I waxed lyrical about the fact that the US President and the UK’s Prime Minister were both women, and congratulated Americans on realising the absurdity of pretending, as so much of the mainstream American media did, that a president who stood accused of sexual assault by double digit numbers of women was just as bad as a president who had been accused of using her email servers irresponsibly. Now that article, which will never see the light of day, is nothing more than a eulogy for a time when I still felt optimistic about global politics.

It is testament to how difficult it is for a woman to be elected in the US that Donald Trump has been elected President, long after he pledged to a population which is almost 20 per cent Hispanic that he would build a gigantic wall at the border with Mexico to keep further immigrants out and “make them pay for it”; long after he dismissed Black Lives Matter as a “divisive” movement that was “looking for trouble” in a country with a 15 per cent black population; long after he stated that women “should be punished” for having abortions (before retracting it after an outcry); long after he told Fox News host Megyn Kelly that she had “blood coming out of her wherever” when she questioned him at a Republican debate; long after the release of a video showing him stating that you can “grab [women] by the pussy” if you’re famous.

Trump has always been powerful: privileged, media-savvy, well-connected and able to pour eye-watering amounts into his own publicity, he made millions believe he was the anti-establishment underdog. Throughout the debates and the electoral campaign, he managed to magically have his cake and eat it too. It has been frightening to see many swept up in the fervour of Make America Great Again, that meaningless phrase which was used to suggest that Barack Obama – another history-making President simply by virtue of who he was – had somehow dragged the US into the gutter, when he had in fact spent years toiling to undo the reputational damage done to the country by his predecessor George W Bush.

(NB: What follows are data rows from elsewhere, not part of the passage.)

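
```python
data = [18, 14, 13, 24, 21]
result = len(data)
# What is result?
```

Trace:
`data = [18, 14, 13, 24, 21]` → data = [18, 14, 13, 24, 21]
`result = len(data)` → result = 5
So result = 5

Answer: 5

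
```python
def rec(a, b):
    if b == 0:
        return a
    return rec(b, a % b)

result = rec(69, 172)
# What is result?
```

rec(69, 172) -> rec(172, 69) -> rec(69, 34) -> rec(34, 1) -> rec(1, 0) -> 1

Answer: 1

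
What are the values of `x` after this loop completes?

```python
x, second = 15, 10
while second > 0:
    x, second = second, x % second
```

GCD of 15 and 10
`x` takes the values: 15 → 10 → 5

Answer: 5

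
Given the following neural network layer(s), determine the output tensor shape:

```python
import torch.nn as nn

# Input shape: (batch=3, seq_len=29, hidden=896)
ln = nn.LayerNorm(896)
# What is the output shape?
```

Input: (3, 29, 896) -> Output: (3, 29, 896)

Answer: (3, 29, 896)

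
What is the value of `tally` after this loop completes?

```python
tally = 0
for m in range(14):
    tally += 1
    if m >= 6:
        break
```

Loop breaks when m reaches 6, tally is 7
`tally` takes the values: 0 → 1 → 2 → 3 → 4 → 5 → 6 → 7

Answer: 7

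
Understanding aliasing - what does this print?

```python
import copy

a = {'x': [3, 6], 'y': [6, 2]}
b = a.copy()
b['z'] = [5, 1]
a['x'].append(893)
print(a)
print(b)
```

Key concept: shallow copy of dict with mutable values.
Step by step:
`a = {'x': [3, 6], 'y': [6, 2]}` → a = {'x': [3, 6], 'y': [6, 2]}
`b = a.copy()` → b = {'x': [3, 6], 'y': [6, 2]}
`b['z'] = [5, 1]` → b = {'x': [3, 6], 'y': [6, 2], 'z': [5, 1]}
`a['x'].append(893)` → a = {'x': [3, 6, 893], 'y': [6, 2]}; b = {'x': [3, 6, 893], 'y': [6, 2], 'z': [5, 1]}
`print(a)` → prints {'x': [3, 6, 893], 'y': [6, 2]}
`print(b)` → prints {'x': [3, 6, 893], 'y': [6, 2], 'z': [5, 1]}

Answer:
{'x': [3, 6, 893], 'y': [6, 2]}
{'x': [3, 6, 893], 'y': [6, 2], 'z': [5, 1]}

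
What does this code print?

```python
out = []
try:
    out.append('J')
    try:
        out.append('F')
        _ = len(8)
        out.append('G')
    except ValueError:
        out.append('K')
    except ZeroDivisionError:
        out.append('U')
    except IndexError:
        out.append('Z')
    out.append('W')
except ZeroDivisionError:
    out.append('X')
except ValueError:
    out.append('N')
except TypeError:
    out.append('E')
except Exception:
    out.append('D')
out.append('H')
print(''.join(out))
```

Execution trace: 'J' (try body) → 'F' (inner try body) → 'E' (except TypeError) → 'H' (after the try/except). Output: JFEH

Answer: JFEH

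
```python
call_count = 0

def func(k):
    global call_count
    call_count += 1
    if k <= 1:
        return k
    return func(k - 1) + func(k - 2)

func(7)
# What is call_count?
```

Calls(k) = 1 + Calls(k-1) + Calls(k-2); Calls(0)=Calls(1)=1. For k=7 this gives 41.

Answer: 41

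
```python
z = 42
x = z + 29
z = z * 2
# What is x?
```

Trace:
`z = 42` → z = 42
`x = z + 29` → x = 71
`z = z * 2` → z = 84
So x = 71

Answer: 71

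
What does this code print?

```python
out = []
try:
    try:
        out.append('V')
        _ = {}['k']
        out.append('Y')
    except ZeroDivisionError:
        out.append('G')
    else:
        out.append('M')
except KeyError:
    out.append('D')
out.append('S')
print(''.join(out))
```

Execution trace: 'V' (try body) → 'D' (outer except KeyError) → 'S' (after the try/except). Output: VDS

Answer: VDS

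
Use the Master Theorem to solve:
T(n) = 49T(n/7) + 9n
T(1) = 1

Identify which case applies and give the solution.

a=49, b=7, f(n)=9n. log_7(49) = 2. Since c=1 < 2, Case 1 applies: T(n) = Θ(n^log_b(a)) = O(n^2).

Answer: O(n^2) - Case 1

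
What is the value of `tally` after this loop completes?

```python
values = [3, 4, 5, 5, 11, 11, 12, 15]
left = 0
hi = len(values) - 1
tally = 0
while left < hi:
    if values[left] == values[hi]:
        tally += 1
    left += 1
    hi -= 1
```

Count matching pairs from ends
`tally` takes the values: 0

Answer: 0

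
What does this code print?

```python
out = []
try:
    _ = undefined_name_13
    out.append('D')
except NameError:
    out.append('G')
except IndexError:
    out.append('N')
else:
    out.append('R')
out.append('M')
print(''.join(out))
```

Execution trace: 'G' (except NameError) → 'M' (after the try/except). Output: GM

Answer: GM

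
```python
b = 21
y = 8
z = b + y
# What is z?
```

Trace:
`b = 21` → b = 21
`y = 8` → y = 8
`z = b + y` → z = 29
So z = 29

Answer: 29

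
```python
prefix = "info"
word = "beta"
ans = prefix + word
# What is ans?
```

Trace:
`prefix = "info"` → prefix = 'info'
`word = "beta"` → word = 'beta'
`ans = prefix + word` → ans = 'infobeta'
So ans = 'infobeta'

Answer: 'infobeta'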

“The lesser of two evils” is the way too many political pundits put it when they discussed Hillary Clinton, a phrase which did her a lot of damage. Why were so many scared to say that, like when Barack Obama was elected against all odds in a fundamentally racist country, it would have been a historic moment and a triumph if Clinton had made the Oval Office? This is, after all, a country where men still make up 81 per cent of Congress, 75 per cent of state legislators and 88 per cent of governors, and 100 per cent of presidents.

Clinton pledged that half her cabinet will be women, and her closest political adviser, Huma Abedin, was Muslim. The last Muslim woman who appeared prominently at a Trump rally was Ghazala Khan, the mother of a fallen American soldier who Trump implied was not allowed to speak because of her religion. And now a white man who promised to ban Muslim immigration is entering the White House.

A future under Hillary Clinton meant the continuation of Obamacare, rather than its destruction (“Repealing Obamacare and stopping Hillary’s healthcare takeover is one of the single most important reasons that we must win on November 8,” Trump said recently); the protection of rights for LGBT people (Trump opposes same-sex marriage, opposes legislation protecting the rights of transgender people to use bathrooms matching their gender, and his running mate Mike Pence once suggested that funds for HIV sufferers could be better spent on gay conversion therapy); the protection of rights for women; the continuation of a positive and progressive climate change policy (Trump wanted to “cancel all wasteful climate change spending”); and a nuclear policy which doesn’t boil down to: “Why do we have them if we can’t use them?” and repeated statements that America should be “unpredictable” with its use of nuclear weapons. All we really know about a future under Donald Trump is these snippets of negativity, plus an array of confused, convoluted and often contradictory statements which came out of the mouth of a man who built his campaign on hatred.

This will forever be known as the election that proved the US would rather elect any sort of man than a qualified and competent woman. American voters, I hope you’re proud.